More importantly, from the point of view of this blog, the CFI determined that it did not have jurisdiction to review the regulation in the light of the EC's general principle relating to the protection of fundamental human rights. Its reasoning is telling. First, it lays emphasis upon the primacy of the UN Charter over EC law (including Security Council Resolutions), and makes a determination that review on this basis would imply, indirectly, review of the relevant Security Council Resolutions:
'Para. 276: It must therefore be considered that the resolutions of the Security Council at issue fall, in principle, outside of the Court's judicial review and that the Court has no authority to call in question, even indirectly, their lawfulness, even indirectly, in the light of Community law.'
It is notable that the CFI cites the International Fruit case in order to justify its finding that the UN Charter, and Security Council Resolutions, are binding on the EC. There, the similarity with the GATT/WTO case law ends. In relation to the WTO, the European Courts have declined to find direct effect, even in the wake of a decision of the DSB, and even where the EC has indicated an intention to comply. It stresses the policy autonomy of the EC's political institutions, relying on nature of the dispute settlement system as spelt out in the DSU. In Yusuf, by contrast, the CFI ties the hands of the political bodies, finding that they have no discretion to adjust requirements laid down by the Security Council. Since they have no discretion, and since they are bound by the higher law of the UN Charter, their actions escape review on the basis of Community law norms. In the WTO cases, WTO law is not relevant enough to the EU legal order for it to be a ground for review. In the Yusuf case, UN Charter law is so relevant and sacrosanct that it precludes the possibility of review, lest this imply that it be called into question, even indirectly. The CFI's reasoning in Yusuf draws in part upon Article 27 VCTL, and in this sense would seem to be of broader application than just the UN Charter (see, for example, para. 232).

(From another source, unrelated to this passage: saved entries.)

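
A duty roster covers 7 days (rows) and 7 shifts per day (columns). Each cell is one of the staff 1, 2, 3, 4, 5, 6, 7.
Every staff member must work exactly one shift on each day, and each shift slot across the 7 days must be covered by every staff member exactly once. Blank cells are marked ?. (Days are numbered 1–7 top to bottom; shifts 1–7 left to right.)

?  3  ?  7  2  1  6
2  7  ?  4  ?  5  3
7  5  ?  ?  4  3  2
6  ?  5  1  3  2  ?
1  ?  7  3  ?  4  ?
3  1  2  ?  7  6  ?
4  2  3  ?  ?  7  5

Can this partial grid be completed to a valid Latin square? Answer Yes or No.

No

Day 5, shift 7: day 5 together with shift 7 already contain {1, 2, 3, 4, 5, 6, 7} — every symbol — so nothing can go there. The grid has no valid completion.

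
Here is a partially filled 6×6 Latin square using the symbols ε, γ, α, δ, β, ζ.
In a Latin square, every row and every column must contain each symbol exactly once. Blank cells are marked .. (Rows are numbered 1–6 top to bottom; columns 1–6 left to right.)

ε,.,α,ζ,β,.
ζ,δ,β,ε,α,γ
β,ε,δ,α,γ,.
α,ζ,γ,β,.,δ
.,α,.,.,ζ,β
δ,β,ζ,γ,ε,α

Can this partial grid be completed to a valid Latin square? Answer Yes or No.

No

Row 1, column 6: row 1 together with column 6 already contain {ε, γ, α, δ, β, ζ} — every symbol — so nothing can go there. The grid has no valid completion.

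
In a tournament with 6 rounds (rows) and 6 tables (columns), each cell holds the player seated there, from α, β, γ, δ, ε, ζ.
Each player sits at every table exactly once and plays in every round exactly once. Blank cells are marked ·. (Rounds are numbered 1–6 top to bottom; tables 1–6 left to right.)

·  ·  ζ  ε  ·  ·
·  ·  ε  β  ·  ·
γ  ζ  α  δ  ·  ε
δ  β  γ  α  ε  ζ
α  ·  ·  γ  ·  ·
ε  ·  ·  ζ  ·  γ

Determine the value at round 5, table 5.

ζ

Round 1, table 1: round 1 has {ε, ζ} and table 1 has {α, γ, δ, ε}, leaving only β.
Round 2, table 1: round 2 has {β, ε} and table 1 has {α, β, γ, δ, ε}, leaving only ζ.
Round 3, table 5: round 3 has {α, γ, δ, ε, ζ} and table 5 has {ε}, leaving only β.
Round 5, table 5 is narrowed to {δ, ζ}.
If it were δ, then round 5, table 6 would be left with no valid symbol.
So round 5, table 5 must be ζ.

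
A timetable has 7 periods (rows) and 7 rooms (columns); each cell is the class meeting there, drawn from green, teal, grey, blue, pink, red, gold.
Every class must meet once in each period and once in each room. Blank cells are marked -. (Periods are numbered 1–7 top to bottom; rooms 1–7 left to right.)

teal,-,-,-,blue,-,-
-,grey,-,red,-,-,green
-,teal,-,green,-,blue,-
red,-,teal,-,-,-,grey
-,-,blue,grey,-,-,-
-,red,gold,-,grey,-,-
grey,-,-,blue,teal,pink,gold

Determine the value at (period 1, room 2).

pink

Period 2, room 3: period 2 has {green, grey, red} and room 3 has {teal, blue, gold}, leaving only pink.
Period 2, room 5: period 2 has {green, grey, pink, red} and room 5 has {teal, grey, blue}, leaving only gold.
Period 2, room 1: period 2 has {green, grey, pink, red, gold} and room 1 has {teal, grey, red}, leaving only blue.
Period 2, room 6: period 2 has {green, grey, blue, pink, red, gold} and room 6 has {blue, pink}, leaving only teal.
Period 6, room 6: period 6 has {grey, red, gold} and room 6 has {teal, blue, pink}, leaving only green.
Period 4, room 6: period 4 has {teal, grey, red} and room 6 has {green, teal, blue, pink}, leaving only gold.
Period 4, room 4: period 4 has {teal, grey, red, gold} and room 4 has {green, grey, blue, red}, leaving only pink.
Period 1, room 4: period 1 has {teal, blue} and room 4 has {green, grey, blue, pink, red}, leaving only gold.
Period 4, room 5: period 4 has {teal, grey, pink, red, gold} and room 5 has {teal, grey, blue, gold}, leaving only green.
Period 4, room 2: period 4 has {green, teal, grey, pink, red, gold} and room 2 has {teal, grey, red}, leaving only blue.
Period 5, room 6: period 5 has {grey, blue} and room 6 has {green, teal, blue, pink, gold}, leaving only red.
Period 1, room 6: period 1 has {teal, blue, gold} and room 6 has {green, teal, blue, pink, red, gold}, leaving only grey.
Period 5, room 5: period 5 has {grey, blue, red} and room 5 has {green, teal, grey, blue, gold}, leaving only pink.
Period 3, room 5: period 3 has {green, teal, blue} and room 5 has {green, teal, grey, blue, pink, gold}, leaving only red.
Period 3, room 3: period 3 has {green, teal, blue, red} and room 3 has {teal, blue, pink, gold}, leaving only grey.
Period 3, room 7: period 3 has {green, teal, grey, blue, red} and room 7 has {green, grey, gold}, leaving only pink.
Period 1, room 7: period 1 has {teal, grey, blue, gold} and room 7 has {green, grey, pink, gold}, leaving only red.
Period 1, room 3: period 1 has {teal, grey, blue, red, gold} and room 3 has {teal, grey, blue, pink, gold}, leaving only green.
Period 1 already has {green, teal, grey, blue, red, gold} and room 2 already has {teal, grey, blue, red}, so period 1, room 2 must be pink.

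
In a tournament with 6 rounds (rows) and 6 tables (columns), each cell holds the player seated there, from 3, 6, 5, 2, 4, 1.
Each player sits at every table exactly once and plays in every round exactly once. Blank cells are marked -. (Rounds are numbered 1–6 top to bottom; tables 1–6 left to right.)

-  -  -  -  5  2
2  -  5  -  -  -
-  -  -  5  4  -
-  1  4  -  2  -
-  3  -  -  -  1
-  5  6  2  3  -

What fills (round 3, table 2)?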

Piet Eeckhout suggests, cynically but fairly, that the difference between this case and the WTO cases in Yusuf international law is used to uphold an EC Regulation, but in the WTO cases international law is used in an attempt to undermine such a regulation. ('Does Europe's Constitution Stop at the Water's Edge?' at: http://www.law.kuleuven.ac.be/ccle/publications_detail.php?type=wvg&number=10)

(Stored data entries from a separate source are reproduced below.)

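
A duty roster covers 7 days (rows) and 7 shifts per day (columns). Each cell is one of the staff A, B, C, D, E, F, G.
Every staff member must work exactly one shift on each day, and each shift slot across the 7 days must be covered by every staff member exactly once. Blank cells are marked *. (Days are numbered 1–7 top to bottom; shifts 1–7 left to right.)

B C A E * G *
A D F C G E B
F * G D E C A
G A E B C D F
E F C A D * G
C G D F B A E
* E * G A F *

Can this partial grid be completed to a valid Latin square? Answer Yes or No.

Yes

No day or shift among the givens repeats a symbol, and propagating forced cells runs into no contradiction.
One valid completion exists (for instance, B C A E F G D / A D F C G E B / F B G D E C A / G A E B C D F / E F C A D B G / C G D F B A E / D E B G A F C).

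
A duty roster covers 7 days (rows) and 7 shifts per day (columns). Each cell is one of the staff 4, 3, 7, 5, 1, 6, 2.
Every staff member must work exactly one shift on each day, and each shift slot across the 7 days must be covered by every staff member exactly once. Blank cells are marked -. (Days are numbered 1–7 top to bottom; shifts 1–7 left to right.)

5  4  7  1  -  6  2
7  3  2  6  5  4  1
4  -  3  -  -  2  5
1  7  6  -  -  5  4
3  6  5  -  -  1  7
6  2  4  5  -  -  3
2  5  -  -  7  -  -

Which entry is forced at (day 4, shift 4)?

3

Day 1, shift 5: day 1 has {4, 7, 5, 1, 6, 2} and shift 5 has {7, 5}, leaving only 3.
Day 3, shift 2: day 3 has {4, 3, 5, 2} and shift 2 has {4, 3, 7, 5, 6, 2}, leaving only 1.
Day 3, shift 4: day 3 has {4, 3, 5, 1, 2} and shift 4 has {5, 1, 6}, leaving only 7.
Day 3, shift 5: day 3 has {4, 3, 7, 5, 1, 2} and shift 5 has {3, 7, 5}, leaving only 6.
Day 4, shift 5: day 4 has {4, 7, 5, 1, 6} and shift 5 has {3, 7, 5, 6}, leaving only 2.
Day 4 already has {4, 7, 5, 1, 6, 2} and shift 4 already has {7, 5, 1, 6}, so day 4, shift 4 must be 3.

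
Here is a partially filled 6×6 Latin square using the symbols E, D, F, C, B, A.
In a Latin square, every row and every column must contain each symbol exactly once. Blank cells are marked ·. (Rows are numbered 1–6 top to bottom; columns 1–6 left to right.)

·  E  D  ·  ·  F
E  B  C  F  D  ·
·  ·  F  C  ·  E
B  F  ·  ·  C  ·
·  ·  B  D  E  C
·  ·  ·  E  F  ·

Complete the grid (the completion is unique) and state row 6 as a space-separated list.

Row 6, column 3: row 6 has {E, F} and column 3 has {D, F, C, B}, leaving only A.
Row 2, column 6: row 2 has {E, D, F, C, B} and column 6 has {E, F, C}, leaving only A.
Row 4, column 3: row 4 has {F, C, B} and column 3 has {D, F, C, B, A}, leaving only E.
Row 4, column 4: row 4 has {E, F, C, B} and column 4 has {E, D, F, C}, leaving only A.
Row 1, column 4: row 1 has {E, D, F} and column 4 has {E, D, F, C, A}, leaving only B.
Row 1, column 5: row 1 has {E, D, F, B} and column 5 has {E, D, F, C}, leaving only A.
Row 1, column 1: row 1 has {E, D, F, B, A} and column 1 has {E, B}, leaving only C.
Row 6, column 1: row 6 has {E, F, A} and column 1 has {E, C, B}, leaving only D.
Row 6, column 2: row 6 has {E, D, F, A} and column 2 has {E, F, B}, leaving only C.
Row 6, column 6: row 6 has {E, D, F, C, A} and column 6 has {E, F, C, A}, leaving only B.
So row 6 reads: D C A E F B.

D C A E F B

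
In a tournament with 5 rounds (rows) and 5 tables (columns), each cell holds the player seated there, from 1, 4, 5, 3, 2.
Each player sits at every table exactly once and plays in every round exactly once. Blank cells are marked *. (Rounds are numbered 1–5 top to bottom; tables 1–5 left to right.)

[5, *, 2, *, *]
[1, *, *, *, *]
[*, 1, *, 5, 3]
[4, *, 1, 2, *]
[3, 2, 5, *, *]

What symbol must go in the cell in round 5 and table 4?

Round 3, table 1: round 3 has {1, 5, 3} and table 1 has {1, 4, 5, 3}, leaving only 2.
Round 3, table 3: round 3 has {1, 5, 3, 2} and table 3 has {1, 5, 2}, leaving only 4.
Round 2, table 3: round 2 has {1} and table 3 has {1, 4, 5, 2}, leaving only 3.
Round 2, table 4: round 2 has {1, 3} and table 4 has {5, 2}, leaving only 4.
Round 5 already has {5, 3, 2} and table 4 already has {4, 5, 2}, so round 5, table 4 must be 1.

1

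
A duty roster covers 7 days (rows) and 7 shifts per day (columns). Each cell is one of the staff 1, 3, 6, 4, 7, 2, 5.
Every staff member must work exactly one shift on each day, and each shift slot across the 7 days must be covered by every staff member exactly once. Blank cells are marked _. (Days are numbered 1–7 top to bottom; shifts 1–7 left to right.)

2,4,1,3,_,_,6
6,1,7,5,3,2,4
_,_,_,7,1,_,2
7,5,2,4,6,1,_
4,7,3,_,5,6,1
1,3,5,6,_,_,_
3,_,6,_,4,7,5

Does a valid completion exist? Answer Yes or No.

Yes

No day or shift among the givens repeats a symbol, and propagating forced cells runs into no contradiction.
One valid completion exists (for instance, 2 4 1 3 7 5 6 / 6 1 7 5 3 2 4 / 5 6 4 7 1 3 2 / 7 5 2 4 6 1 3 / 4 7 3 2 5 6 1 / 1 3 5 6 2 4 7 / 3 2 6 1 4 7 5).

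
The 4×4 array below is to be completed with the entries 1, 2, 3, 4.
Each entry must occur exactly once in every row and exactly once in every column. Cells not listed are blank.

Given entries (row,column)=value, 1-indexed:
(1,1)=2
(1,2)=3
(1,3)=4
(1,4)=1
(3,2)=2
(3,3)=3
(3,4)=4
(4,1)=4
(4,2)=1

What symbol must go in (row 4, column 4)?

Row 2, column 2: row 2 has {} and column 2 has {1, 2, 3}, leaving only 4.
Row 3, column 1: row 3 has {2, 3, 4} and column 1 has {2, 4}, leaving only 1.
Row 2, column 1: row 2 has {4} and column 1 has {1, 2, 4}, leaving only 3.
Row 2, column 4: row 2 has {3, 4} and column 4 has {1, 4}, leaving only 2.
Row 4 already has {1, 4} and column 4 already has {1, 2, 4}, so row 4, column 4 must be 3.

3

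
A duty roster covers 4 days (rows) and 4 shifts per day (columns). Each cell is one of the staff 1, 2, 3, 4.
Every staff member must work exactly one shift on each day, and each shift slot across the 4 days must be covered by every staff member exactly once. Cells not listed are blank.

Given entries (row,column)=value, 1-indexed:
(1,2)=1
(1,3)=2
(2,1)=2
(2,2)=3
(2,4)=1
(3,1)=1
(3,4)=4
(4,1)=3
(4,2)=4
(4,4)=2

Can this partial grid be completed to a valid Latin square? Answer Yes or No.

No day or shift among the givens repeats a symbol, and propagating forced cells runs into no contradiction.
One valid completion exists (for instance, 4 1 2 3 / 2 3 4 1 / 1 2 3 4 / 3 4 1 2).

Yes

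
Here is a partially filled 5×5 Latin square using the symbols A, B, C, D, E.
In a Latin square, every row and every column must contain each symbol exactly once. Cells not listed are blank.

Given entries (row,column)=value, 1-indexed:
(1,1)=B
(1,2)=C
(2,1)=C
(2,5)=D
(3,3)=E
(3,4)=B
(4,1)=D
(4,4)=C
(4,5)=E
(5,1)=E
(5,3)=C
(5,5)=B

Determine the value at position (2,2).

Row 1, column 5: row 1 has {B, C} and column 5 has {B, D, E}, leaving only A.
Row 1, column 3: row 1 has {A, B, C} and column 3 has {C, E}, leaving only D.
Row 1, column 4: row 1 has {A, B, C, D} and column 4 has {B, C}, leaving only E.
Row 2, column 4: row 2 has {C, D} and column 4 has {B, C, E}, leaving only A.
Row 2, column 3: row 2 has {A, C, D} and column 3 has {C, D, E}, leaving only B.
Row 2 already has {A, B, C, D} and column 2 already has {C}, so row 2, column 2 must be E.

E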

For EU and international lawyers, Yusuf is of note also because the CFI is willing to review the legality of the regulation in the light of its conformity with norms of jus cogens, which are binding also on the Security Council. Nonetheless it upholds the regulation as being consistent with these, in large part because of the (arguably inadequate) mechanism set up providing for the re-examination of individual cases. The CFI acknowledges that this does not confer rights directly on individuals, and thus that persons are 'dependent, essentially, on the diplomatic protection afforded by the States to their nationals'. Though the protection provided in this instance is weak, it does represent an interesting instance of a judicial body looking to the review functions of non-judicial bodies, as a means of securing accountability. In this sense the 'judicial abdication' which Eeckhout ascribes to this case (rightly I think) is, at least in principle, contingent, in the sense that the abdication of authority seemed to depend upon the existence of some system for review, judicial or otherwise; albeit a palpably inadequate on in this case.